While GMOs are not bad, individual mutants should be tested extensively before widespread use. The approval process in India might be slow. But take a hypothetical GMO that while being resistant to a particular pest also kills certain endemic species or results in the land becoming unarable. I was shocked at the callousness with which the speaker called for completely doing away with the precautionary principle.

Land-ownership restrictions

What I agreed with: Farmers who want to exit agriculture shouldn't be given a hard time. I couldn't find much material on farmers not allowed to go landless - though if that is true, I support the rights of farmers to move to other fields.

What I felt was missing in the discussion:

The authors implied that the inability to sell farm-land was the reason India wasn't going through an manufacturing revolution. However, a recent report from McKinsey indicates that the 3 key areas of improvement for our manufacturing sector are

  1. labor (and capital) productivity which are 4 to 30 times lower than other nations in several sectors
  2. securing know-how and technology - less-developed sectors don't have the tech to really grow
  3. availability of capital - in terms of FDI

Unavailability of land for factories isn't even mentioned in this list and I don't think that is a mistake. Despite the high levels of population, there is an abundance of land available for setting up industries in India. The industrialists prefer that they are set up in agricultural basins - likely because of availability of established water-ways and cheap labor in terms of ex-farmers. However, this study does not square with the claim that inability to sell farmland stifles a manufacturing boom.

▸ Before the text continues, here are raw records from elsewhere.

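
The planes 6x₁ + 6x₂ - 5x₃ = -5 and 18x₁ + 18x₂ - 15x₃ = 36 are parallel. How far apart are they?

Divide the second equation by 3 to match normals: 6x₁ + 6x₂ - 5x₃ = 12.
With common normal n = (6, 6, -5) (|n| = √97), the distance is |(-5) − 12|/|n| = 17/√97.

17/√97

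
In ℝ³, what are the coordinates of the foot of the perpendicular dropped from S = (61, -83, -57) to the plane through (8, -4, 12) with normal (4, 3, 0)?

The perpendicular from S has direction n = (4, 3, 0): r = (61, -83, -57) + t(4, 3, 0).
Substitute into the plane: n·(S + tn) = 20 gives -5 + 25t = 20, so t = 1.
Foot = (61, -83, -57) + 1·(4, 3, 0) = (65, -80, -57).

(65, -80, -57)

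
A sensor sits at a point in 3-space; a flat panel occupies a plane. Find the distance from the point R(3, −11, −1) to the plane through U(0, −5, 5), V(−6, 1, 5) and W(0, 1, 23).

3/√19

UV = (−6, 6, 0) and UW = (0, 6, 18), so a normal is n = UV × UW = (108, 108, −36).
d = |108·3 + 108·(-11) + (-36)·(-1) − (-720)| / √(11664 + 11664 + 1296) = |-108| / (36√19) = 3√19/19.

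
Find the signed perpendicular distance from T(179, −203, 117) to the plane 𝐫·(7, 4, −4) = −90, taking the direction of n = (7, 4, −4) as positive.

n·T − (-90) = 63.
|n| = 9, so the signed distance is 63/9 = 7.

7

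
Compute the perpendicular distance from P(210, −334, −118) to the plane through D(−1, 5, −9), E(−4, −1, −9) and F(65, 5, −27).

DE = (−3, −6, 0) and DF = (66, 0, −18), so a normal is n = DE × DF = (108, −54, 396).
Then n·(210, −334, −118) − (−3942) = −2070.
|n| = √(11664 + 2916 + 156816) = 414, so the distance is |-2070|/414 = 5.

5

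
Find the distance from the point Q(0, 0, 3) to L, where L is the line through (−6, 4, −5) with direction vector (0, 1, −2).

Direction vector d = (0, 1, −2).
AP = (6, −4, 8), and AP × d = (0, 12, 6).
|AP × d|² = 180 and |d|² = 5, so the distance is √(180/5) = √36 = 6.

6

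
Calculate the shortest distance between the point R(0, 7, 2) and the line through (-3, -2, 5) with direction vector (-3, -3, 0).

3√3

Direction vector d = (-3, -3, 0).
AP = (3, 9, -3); AP·d = -36, |AP|² = 99, |d|² = 18.
distance² = |AP|² − (AP·d)²/|d|² = 99 − 1296/18 = 27, so the distance is 3√3.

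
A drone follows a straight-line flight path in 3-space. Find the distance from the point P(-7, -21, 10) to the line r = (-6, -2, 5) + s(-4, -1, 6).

Direction vector d = (-4, -1, 6).
AP = (-1, -19, 5), and AP × d = (-109, -14, -75).
|AP × d|² = 17702 and |d|² = 53, so the distance is √(17702/53) = √334.

√334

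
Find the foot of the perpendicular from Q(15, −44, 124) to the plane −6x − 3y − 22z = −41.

n = (−6, −3, −22), |n|² = 529, and n·Q − (-41) = -2645.
t = -2645/529 = -5, so the foot is Q − t·n = (15, −44, 124) − (-5)·(−6, −3, −22) = (−15, −59, 14).

(-15, -59, 14)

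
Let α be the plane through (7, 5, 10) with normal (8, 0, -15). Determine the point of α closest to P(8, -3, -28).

n = (8, 0, -15), |n|² = 289, and n·P − (-94) = 578.
t = 578/289 = 2, so the foot is P − t·n = (8, -3, -28) − 2·(8, 0, -15) = (-8, -3, 2).

(-8, -3, 2)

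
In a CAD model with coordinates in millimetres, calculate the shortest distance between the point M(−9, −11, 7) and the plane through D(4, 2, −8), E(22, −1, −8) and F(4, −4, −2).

√73/73

DE = (18, −3, 0) and DF = (0, −6, 6), so a normal is n = DE × DF = (−18, −108, −108).
d = |(-18)·(-9) + (-108)·(-11) + (-108)·7 − 576| / √(324 + 11664 + 11664) = |18| / (18√73) = √73/73.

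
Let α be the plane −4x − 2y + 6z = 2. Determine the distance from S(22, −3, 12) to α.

3√14/7

Normal vector n = (−4, −2, 6), and n·(22, −3, 12) − 2 = −12.
|n| = √(16 + 4 + 36) = 2√14, so the distance is |-12|/(2√14) = 3√14/7.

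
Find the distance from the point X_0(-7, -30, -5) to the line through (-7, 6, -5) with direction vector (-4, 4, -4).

Direction vector d = (-4, 4, -4).
AP = (0, -36, 0); AP·d = -144, |AP|² = 1296, |d|² = 48.
distance² = |AP|² − (AP·d)²/|d|² = 1296 − 20736/48 = 864, so the distance is 12√6.

12√6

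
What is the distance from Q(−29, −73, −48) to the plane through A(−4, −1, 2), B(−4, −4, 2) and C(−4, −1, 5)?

AB = (0, −3, 0) and AC = (0, 0, 3), so a normal is n = AB × AC = (−9, 0, 0).
n = (−9, 0, 0); n·P − 36 = 225; |n| = 9; distance = 225/9 = 25.

25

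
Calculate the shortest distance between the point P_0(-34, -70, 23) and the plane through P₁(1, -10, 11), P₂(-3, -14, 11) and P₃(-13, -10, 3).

P₁P₂ = (-4, -4, 0) and P₁P₃ = (-14, 0, -8), so a normal is n = P₁P₂ × P₁P₃ = (32, -32, -56).
Then n·(-34, -70, 23) - (-264) = 128.
|n| = √(1024 + 1024 + 3136) = 72, so the distance is |128|/72 = 16/9.

16/9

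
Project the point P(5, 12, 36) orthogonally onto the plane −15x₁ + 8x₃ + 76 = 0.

n = (−15, 0, 8), |n|² = 289, and n·P − (-76) = 289.
t = 289/289 = 1, so the foot is P − t·n = (5, 12, 36) − 1·(−15, 0, 8) = (20, 12, 28).

(20, 12, 28)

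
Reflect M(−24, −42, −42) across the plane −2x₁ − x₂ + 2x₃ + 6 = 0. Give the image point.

(-56/3, -118/3, -142/3)

With n = (−2, −1, 2), the signed offset is (n·M − (-6))/|n|² = 12/9 = 4/3.
M' = M − 2t·n = (−24, −42, −42) − (8/3)·(−2, −1, 2) = (−56/3, −118/3, −142/3).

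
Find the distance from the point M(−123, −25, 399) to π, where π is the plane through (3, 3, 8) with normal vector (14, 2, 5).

9

The plane has equation n·(r − (3, 3, 8)) = 0, i.e. n·r = 88.
Then n·(−123, −25, 399) − 88 = 135.
|n| = √(196 + 4 + 25) = 15, so the distance is |135|/15 = 9.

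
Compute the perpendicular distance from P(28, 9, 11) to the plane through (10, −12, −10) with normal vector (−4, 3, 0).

9/5

The plane has equation n·(r − (10, −12, −10)) = 0, i.e. n·r = -76.
d = |(-4)·28 + 3·9 − (-76)| / √(16 + 9 + 0) = |-9| / 5 = 9/5.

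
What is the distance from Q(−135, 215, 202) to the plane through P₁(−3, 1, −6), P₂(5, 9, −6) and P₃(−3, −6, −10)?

8

P₁P₂ = (8, 8, 0) and P₁P₃ = (0, −7, −4), so a normal is n = P₁P₂ × P₁P₃ = (−32, 32, −56).
d = |(-32)·(-135) + 32·215 + (-56)·202 − 464| / √(1024 + 1024 + 3136) = |-576| / 72 = 8.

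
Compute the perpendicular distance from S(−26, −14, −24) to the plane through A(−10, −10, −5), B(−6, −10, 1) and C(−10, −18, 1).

AB = (4, 0, 6) and AC = (0, −8, 6), so a normal is n = AB × AC = (48, −24, −32).
Then n·(−26, −14, −24) − (−80) = −64.
|n| = √(2304 + 576 + 1024) = 8√61, so the distance is |-64|/(8√61) = 8/√61.

8√61/61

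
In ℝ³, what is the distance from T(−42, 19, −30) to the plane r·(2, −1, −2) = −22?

7

d = |2·(-42) + (-1)·19 + (-2)·(-30) − (-22)| / √(4 + 1 + 4) = |-21| / 3 = 7.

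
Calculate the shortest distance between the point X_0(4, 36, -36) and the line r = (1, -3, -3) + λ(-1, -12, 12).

3√2

Direction vector d = (-1, -12, 12).
AP = (3, 39, -33); AP·d = -867, |AP|² = 2619, |d|² = 289.
distance² = |AP|² − (AP·d)²/|d|² = 2619 − 751689/289 = 18, so the distance is 3√2.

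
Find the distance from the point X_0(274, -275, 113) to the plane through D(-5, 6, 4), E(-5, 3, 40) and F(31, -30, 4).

DE = (0, -3, 36) and DF = (36, -36, 0), so a normal is n = DE × DF = (1296, 1296, 108).
Then n·(274, -275, 113) - 1728 = 9180.
|n| = √(1679616 + 1679616 + 11664) = 1836, so the distance is |9180|/1836 = 5.

5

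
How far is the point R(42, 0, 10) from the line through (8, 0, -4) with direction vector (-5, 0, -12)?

26

Direction vector d = (-5, 0, -12).
AP = (34, 0, 14), and AP × d = (0, 338, 0).
|AP × d|² = 114244 and |d|² = 169, so the distance is √(114244/169) = √676 = 26.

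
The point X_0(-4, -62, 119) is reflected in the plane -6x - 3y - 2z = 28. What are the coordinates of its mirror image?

With n = (-6, -3, -2), the signed offset is (n·X_0 − 28)/|n|² = -56/49 = -8/7.
X_0' = X_0 − 2t·n = (-4, -62, 119) − (-16/7)·(-6, -3, -2) = (-124/7, -482/7, 801/7).

(-124/7, -482/7, 801/7)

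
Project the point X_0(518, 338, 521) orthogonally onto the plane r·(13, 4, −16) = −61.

n = (13, 4, −16), |n|² = 441, and n·X_0 − (-61) = -189.
t = -189/441 = -3/7, so the foot is X_0 − t·n = (518, 338, 521) − (-3/7)·(13, 4, −16) = (3665/7, 2378/7, 3599/7).

(3665/7, 2378/7, 3599/7)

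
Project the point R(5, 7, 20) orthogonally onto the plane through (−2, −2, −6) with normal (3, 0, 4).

(-10, 7, 0)

n = (3, 0, 4), |n|² = 25, and n·R − (-30) = 125.
t = 125/25 = 5, so the foot is R − t·n = (5, 7, 20) − 5·(3, 0, 4) = (−10, 7, 0).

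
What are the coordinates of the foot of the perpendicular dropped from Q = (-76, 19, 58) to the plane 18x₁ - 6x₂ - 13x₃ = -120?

The perpendicular from Q has direction n = (18, -6, -13): r = (-76, 19, 58) + μ(18, -6, -13).
Substitute into the plane: n·(Q + μn) = -120 gives -2236 + 529μ = -120, so μ = 4.
Foot = (-76, 19, 58) + 4·(18, -6, -13) = (-4, -5, 6).

(-4, -5, 6)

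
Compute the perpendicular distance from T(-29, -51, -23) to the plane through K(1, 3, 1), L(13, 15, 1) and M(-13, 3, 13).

24/11

KL = (12, 12, 0) and KM = (-14, 0, 12), so a normal is n = KL × KM = (144, -144, 168).
d = |144·(-29) + (-144)·(-51) + 168·(-23) − (-120)| / √(20736 + 20736 + 28224) = |-576| / 264 = 24/11.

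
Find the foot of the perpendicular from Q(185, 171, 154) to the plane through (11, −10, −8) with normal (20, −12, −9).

(949/5, 4203/25, 3796/25)

The perpendicular from Q has direction n = (20, −12, −9): r = (185, 171, 154) + t(20, −12, −9).
Substitute into the plane: n·(Q + tn) = 412 gives 262 + 625t = 412, so t = 6/25.
Foot = (185, 171, 154) + (6/25)·(20, −12, −9) = (949/5, 4203/25, 3796/25).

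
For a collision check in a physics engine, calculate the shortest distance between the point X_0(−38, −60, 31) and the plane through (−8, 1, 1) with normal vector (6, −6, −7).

24/11

The plane has equation n·(r − (−8, 1, 1)) = 0, i.e. n·r = -61.
Then n·(−38, −60, 31) − (−61) = −24.
|n| = √(36 + 36 + 49) = 11, so the distance is |-24|/11 = 24/11.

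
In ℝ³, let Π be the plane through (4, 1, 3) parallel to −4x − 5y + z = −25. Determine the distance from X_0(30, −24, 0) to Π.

Parallel planes share the normal n = (−4, −5, 1); since (4, 1, 3) lies on the plane, its equation is −4x − 5y + z = -18.
d = |(-4)·30 + (-5)·(-24) + 1·0 − (-18)| / √(16 + 25 + 1) = |18| / √42 = 18/√42.

18/√42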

Furthermore the claim that agricultural land can be sold for 40-100x (I don't remember the exact number mentioned by the speakers) is confined to a small number of farmers living close to urban sprawls - which, again, is not going to facilitate the manufacturing industry since most of this will be reassigned to IT parks and upscale housing.

Schrodinger's farmer

Another issue that I found spread throughout the episode was fluctuating power-levels of the farming class. On the one hand, they are portrayed as being smart enough to use GMO crops which aren't directly approved. However, they also seem to be easy enough to dupe when the sugar mills hold back pay for several years and then pay them a fraction of what is owed to them. To me - and this is entirely a subjective interpretation of what truly happens on the ground - this sounds like they are conflating two classes of farmers

  1. The rich, sophisticated farmers who are hassled by the protections offered by the government - ones who are able to reach out to Monsanto and its subsidiaries and smuggle in seeds.
  2. The poor, under-educated farmers who labor on tiny strips of land, growing one or a few crops and are taken advantage of by private entities (like sugar mills) despite government protections.

The guests actually do state this to some effect when they suggest that the government is holding back entrepreneurial farmers who would otherwise be able to buy unlimited stretches of land to grow. This is definitely true - every program is going to stifle those who are several standard-deviations better than the average - schools syllabus is another such example. That is by no means just cause to the protections/boundaries in place.